Here's something that every mildly smug, middlingly successful person should do: Take one of those standardized education tests, and wipe that grin off your face. You'll never leave your own terrorized inner child behind again.

I'm not certain what these tests are designed to gauge, but after taking one last week I'm quite certain that it didn't involve any of the learning I've accumulated over the years since I left high school.

For one thing, there wasn't anything about the price of milk at Safeway or the price of gas at Costco, things that score high on my personal IQ. There wasn't anything about the latest John Grisham book, which I've been reading for weeks. In fact, there wasn't anything about anything I know about.

Instead there were a lot of questions like this:

(3x + 2) (2x - 5) = ax· + kx + n. What is the value of a - n + k ?

(Disclaimer: I just made that up. I had to because at least three times I had to attest — once in my own cursive writing — that I wouldn't tell anyone the questions or answers. As if.)

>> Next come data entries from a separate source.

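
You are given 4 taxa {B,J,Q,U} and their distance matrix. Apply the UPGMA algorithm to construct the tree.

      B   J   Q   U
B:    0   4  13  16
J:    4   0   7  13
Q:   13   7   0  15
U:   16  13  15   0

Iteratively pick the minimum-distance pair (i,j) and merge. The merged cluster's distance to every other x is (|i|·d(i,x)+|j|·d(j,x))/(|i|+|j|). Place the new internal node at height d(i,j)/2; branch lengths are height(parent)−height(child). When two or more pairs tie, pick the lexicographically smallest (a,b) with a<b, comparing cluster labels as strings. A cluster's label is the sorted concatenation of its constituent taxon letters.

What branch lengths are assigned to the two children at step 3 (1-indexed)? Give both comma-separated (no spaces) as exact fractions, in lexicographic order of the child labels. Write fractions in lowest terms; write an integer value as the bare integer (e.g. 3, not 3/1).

1. join B+J (d=4) ⇒ BJ; edges |B|=2, |J|=2
  updated: d(BJ,Q)=10, d(BJ,U)=29/2
2. join BJ+Q (d=10) ⇒ BJQ; edges |BJ|=3, |Q|=5
  updated: d(BJQ,U)=44/3
3. join BJQ+U (d=44/3) ⇒ BJQU; edges |BJQ|=7/3, |U|=22/3
final tree: (((B:2,J:2):3,Q:5):7/3,U:22/3)
total length: 65/3

7/3,22/3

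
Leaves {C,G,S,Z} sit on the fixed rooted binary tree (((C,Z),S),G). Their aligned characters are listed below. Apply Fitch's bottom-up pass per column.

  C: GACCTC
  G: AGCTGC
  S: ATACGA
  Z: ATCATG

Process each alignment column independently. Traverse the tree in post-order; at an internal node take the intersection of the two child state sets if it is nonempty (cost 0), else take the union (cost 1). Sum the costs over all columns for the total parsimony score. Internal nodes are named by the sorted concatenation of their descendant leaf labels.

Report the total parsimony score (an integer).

9

site 0, node CZ: C={G} ∪ Z={A} → {A,G} (+1)
site 0, node CSZ: CZ={A,G} ∩ S={A} → {A} (+0)
site 0, node CGSZ: CSZ={A} ∩ G={A} → {A} (+0)
site 1, node CZ: C={A} ∪ Z={T} → {A,T} (+1)
site 1, node CSZ: CZ={A,T} ∩ S={T} → {T} (+0)
site 1, node CGSZ: CSZ={T} ∪ G={G} → {G,T} (+1)
site 2, node CZ: C={C} ∩ Z={C} → {C} (+0)
site 2, node CSZ: CZ={C} ∪ S={A} → {A,C} (+1)
site 2, node CGSZ: CSZ={A,C} ∩ G={C} → {C} (+0)
site 3, node CZ: C={C} ∪ Z={A} → {A,C} (+1)
site 3, node CSZ: CZ={A,C} ∩ S={C} → {C} (+0)
site 3, node CGSZ: CSZ={C} ∪ G={T} → {C,T} (+1)
site 4, node CZ: C={T} ∩ Z={T} → {T} (+0)
site 4, node CSZ: CZ={T} ∪ S={G} → {G,T} (+1)
site 4, node CGSZ: CSZ={G,T} ∩ G={G} → {G} (+0)
site 5, node CZ: C={C} ∪ Z={G} → {C,G} (+1)
site 5, node CSZ: CZ={C,G} ∪ S={A} → {A,C,G} (+1)
site 5, node CGSZ: CSZ={A,C,G} ∩ G={C} → {C} (+0)
per-site changes: [1, 2, 1, 2, 1, 2]; total = 9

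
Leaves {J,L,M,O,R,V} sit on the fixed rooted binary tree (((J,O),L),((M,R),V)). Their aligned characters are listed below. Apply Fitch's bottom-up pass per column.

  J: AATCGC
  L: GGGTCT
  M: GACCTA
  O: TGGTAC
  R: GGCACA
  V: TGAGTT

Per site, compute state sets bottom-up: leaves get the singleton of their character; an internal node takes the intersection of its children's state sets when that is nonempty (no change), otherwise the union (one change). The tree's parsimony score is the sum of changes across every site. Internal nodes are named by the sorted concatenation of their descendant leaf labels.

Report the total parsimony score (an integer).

[col 0] JO: children J:{A}, O:{T} ∪→ {A,T}; cost 1
[col 0] JLO: children JO:{A,T}, L:{G} ∪→ {A,G,T}; cost 1
[col 0] MR: children M:{G}, R:{G} ∩→ {G}; cost 0
[col 0] MRV: children MR:{G}, V:{T} ∪→ {G,T}; cost 1
[col 0] JLMORV: children JLO:{A,G,T}, MRV:{G,T} ∩→ {G,T}; cost 0
[col 1] JO: children J:{A}, O:{G} ∪→ {A,G}; cost 1
[col 1] JLO: children JO:{A,G}, L:{G} ∩→ {G}; cost 0
[col 1] MR: children M:{A}, R:{G} ∪→ {A,G}; cost 1
[col 1] MRV: children MR:{A,G}, V:{G} ∩→ {G}; cost 0
[col 1] JLMORV: children JLO:{G}, MRV:{G} ∩→ {G}; cost 0
[col 2] JO: children J:{T}, O:{G} ∪→ {G,T}; cost 1
[col 2] JLO: children JO:{G,T}, L:{G} ∩→ {G}; cost 0
[col 2] MR: children M:{C}, R:{C} ∩→ {C}; cost 0
[col 2] MRV: children MR:{C}, V:{A} ∪→ {A,C}; cost 1
[col 2] JLMORV: children JLO:{G}, MRV:{A,C} ∪→ {A,C,G}; cost 1
[col 3] JO: children J:{C}, O:{T} ∪→ {C,T}; cost 1
[col 3] JLO: children JO:{C,T}, L:{T} ∩→ {T}; cost 0
[col 3] MR: children M:{C}, R:{A} ∪→ {A,C}; cost 1
[col 3] MRV: children MR:{A,C}, V:{G} ∪→ {A,C,G}; cost 1
[col 3] JLMORV: children JLO:{T}, MRV:{A,C,G} ∪→ {A,C,G,T}; cost 1
[col 4] JO: children J:{G}, O:{A} ∪→ {A,G}; cost 1
[col 4] JLO: children JO:{A,G}, L:{C} ∪→ {A,C,G}; cost 1
[col 4] MR: children M:{T}, R:{C} ∪→ {C,T}; cost 1
[col 4] MRV: children MR:{C,T}, V:{T} ∩→ {T}; cost 0
[col 4] JLMORV: children JLO:{A,C,G}, MRV:{T} ∪→ {A,C,G,T}; cost 1
[col 5] JO: children J:{C}, O:{C} ∩→ {C}; cost 0
[col 5] JLO: children JO:{C}, L:{T} ∪→ {C,T}; cost 1
[col 5] MR: children M:{A}, R:{A} ∩→ {A}; cost 0
[col 5] MRV: children MR:{A}, V:{T} ∪→ {A,T}; cost 1
[col 5] JLMORV: children JLO:{C,T}, MRV:{A,T} ∩→ {T}; cost 0
per-site changes: [3, 2, 3, 4, 4, 2]; total = 18

18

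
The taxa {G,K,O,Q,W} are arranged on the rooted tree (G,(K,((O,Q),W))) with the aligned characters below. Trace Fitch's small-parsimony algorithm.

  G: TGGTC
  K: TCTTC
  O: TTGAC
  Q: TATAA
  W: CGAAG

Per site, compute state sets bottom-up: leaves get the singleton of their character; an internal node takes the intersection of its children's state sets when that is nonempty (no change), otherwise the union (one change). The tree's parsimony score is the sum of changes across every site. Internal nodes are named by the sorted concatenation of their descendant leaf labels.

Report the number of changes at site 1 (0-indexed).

3

[col 0] OQ: children O:{T}, Q:{T} ∩→ {T}; cost 0
[col 0] OQW: children OQ:{T}, W:{C} ∪→ {C,T}; cost 1
[col 0] KOQW: children K:{T}, OQW:{C,T} ∩→ {T}; cost 0
[col 0] GKOQW: children G:{T}, KOQW:{T} ∩→ {T}; cost 0
[col 1] OQ: children O:{T}, Q:{A} ∪→ {A,T}; cost 1
[col 1] OQW: children OQ:{A,T}, W:{G} ∪→ {A,G,T}; cost 1
[col 1] KOQW: children K:{C}, OQW:{A,G,T} ∪→ {A,C,G,T}; cost 1
[col 1] GKOQW: children G:{G}, KOQW:{A,C,G,T} ∩→ {G}; cost 0
[col 2] OQ: children O:{G}, Q:{T} ∪→ {G,T}; cost 1
[col 2] OQW: children OQ:{G,T}, W:{A} ∪→ {A,G,T}; cost 1
[col 2] KOQW: children K:{T}, OQW:{A,G,T} ∩→ {T}; cost 0
[col 2] GKOQW: children G:{G}, KOQW:{T} ∪→ {G,T}; cost 1
[col 3] OQ: children O:{A}, Q:{A} ∩→ {A}; cost 0
[col 3] OQW: children OQ:{A}, W:{A} ∩→ {A}; cost 0
[col 3] KOQW: children K:{T}, OQW:{A} ∪→ {A,T}; cost 1
[col 3] GKOQW: children G:{T}, KOQW:{A,T} ∩→ {T}; cost 0
[col 4] OQ: children O:{C}, Q:{A} ∪→ {A,C}; cost 1
[col 4] OQW: children OQ:{A,C}, W:{G} ∪→ {A,C,G}; cost 1
[col 4] KOQW: children K:{C}, OQW:{A,C,G} ∩→ {C}; cost 0
[col 4] GKOQW: children G:{C}, KOQW:{C} ∩→ {C}; cost 0
per-site changes: [1, 3, 3, 1, 2]; total = 10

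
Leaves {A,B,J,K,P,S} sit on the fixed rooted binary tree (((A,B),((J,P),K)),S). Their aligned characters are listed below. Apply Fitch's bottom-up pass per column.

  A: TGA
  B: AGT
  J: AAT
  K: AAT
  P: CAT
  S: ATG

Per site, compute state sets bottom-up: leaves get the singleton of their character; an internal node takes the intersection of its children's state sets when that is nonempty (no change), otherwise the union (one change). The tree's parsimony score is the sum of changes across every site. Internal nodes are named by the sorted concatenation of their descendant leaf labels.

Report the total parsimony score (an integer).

6

AB@0: {T} ∪ {A} = {A,T} (union, +1)
JP@0: {A} ∪ {C} = {A,C} (union, +1)
JKP@0: {A,C} ∩ {A} = {A} (intersection, +0)
ABJKP@0: {A,T} ∩ {A} = {A} (intersection, +0)
ABJKPS@0: {A} ∩ {A} = {A} (intersection, +0)
AB@1: {G} ∩ {G} = {G} (intersection, +0)
JP@1: {A} ∩ {A} = {A} (intersection, +0)
JKP@1: {A} ∩ {A} = {A} (intersection, +0)
ABJKP@1: {G} ∪ {A} = {A,G} (union, +1)
ABJKPS@1: {A,G} ∪ {T} = {A,G,T} (union, +1)
AB@2: {A} ∪ {T} = {A,T} (union, +1)
JP@2: {T} ∩ {T} = {T} (intersection, +0)
JKP@2: {T} ∩ {T} = {T} (intersection, +0)
ABJKP@2: {A,T} ∩ {T} = {T} (intersection, +0)
ABJKPS@2: {T} ∪ {G} = {G,T} (union, +1)
per-site changes: [2, 2, 2]; total = 6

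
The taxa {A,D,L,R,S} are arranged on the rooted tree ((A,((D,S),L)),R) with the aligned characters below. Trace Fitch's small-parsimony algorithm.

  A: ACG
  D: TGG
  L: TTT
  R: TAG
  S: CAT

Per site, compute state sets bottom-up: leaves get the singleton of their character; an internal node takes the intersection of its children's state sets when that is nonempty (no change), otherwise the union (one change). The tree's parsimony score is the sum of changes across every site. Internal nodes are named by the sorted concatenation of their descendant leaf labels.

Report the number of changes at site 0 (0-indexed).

2

site 0, node DS: D={T} ∪ S={C} → {C,T} (+1)
site 0, node DLS: DS={C,T} ∩ L={T} → {T} (+0)
site 0, node ADLS: A={A} ∪ DLS={T} → {A,T} (+1)
site 0, node ADLRS: ADLS={A,T} ∩ R={T} → {T} (+0)
site 1, node DS: D={G} ∪ S={A} → {A,G} (+1)
site 1, node DLS: DS={A,G} ∪ L={T} → {A,G,T} (+1)
site 1, node ADLS: A={C} ∪ DLS={A,G,T} → {A,C,G,T} (+1)
site 1, node ADLRS: ADLS={A,C,G,T} ∩ R={A} → {A} (+0)
site 2, node DS: D={G} ∪ S={T} → {G,T} (+1)
site 2, node DLS: DS={G,T} ∩ L={T} → {T} (+0)
site 2, node ADLS: A={G} ∪ DLS={T} → {G,T} (+1)
site 2, node ADLRS: ADLS={G,T} ∩ R={G} → {G} (+0)
per-site changes: [2, 3, 2]; total = 7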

Through the miracle of modern testing procedures, I could report my exact scores to you within a few minutes of finishing the test, but I won't in order to protect my self-esteem. Let's just say I did OK on English and so poorly on math that if I was still in the seventh grade I probably could singlehandedly be responsible for my school falling under federal receivership.

I could have studied beforehand, but I figured nothing was going to help erase 40-plus years of neglect. Instead, on the night before my 8:30 a.m. exam I went out for beers with an old friend who had just blown into town, got home after midnight and woke up bleary-eyed and dehydrated.

Then there was the whole ID problem. Having just lost my wallet and unable to find my passport in a morass of old party pictures and other less important papers, I was without a valid government-issued picture identification. Long story short: Fortunately there's a satellite city hall license renewal station that opens at 8 a.m. just a block away from the testing center.

I'm not making excuses, though. I took the tests and now I'm taking my lumps. Besides, it could have been worse. I might have been taking one of those preemployment psychology tests required these days if you want to work for Wal-Mart or practically anywhere else where the stakes are about $8 an hour. These probing, incisive questions put the education process to shame:

  • Have you ever used the company computer for personal business?

  • Are there ever any circumstances where it's proper to challenge a supervisor?

  • Would you feel obligated to report a fellow employee who smokes marijuana?

    Of course, as they say, there are no right or wrong answers. Just humbling results.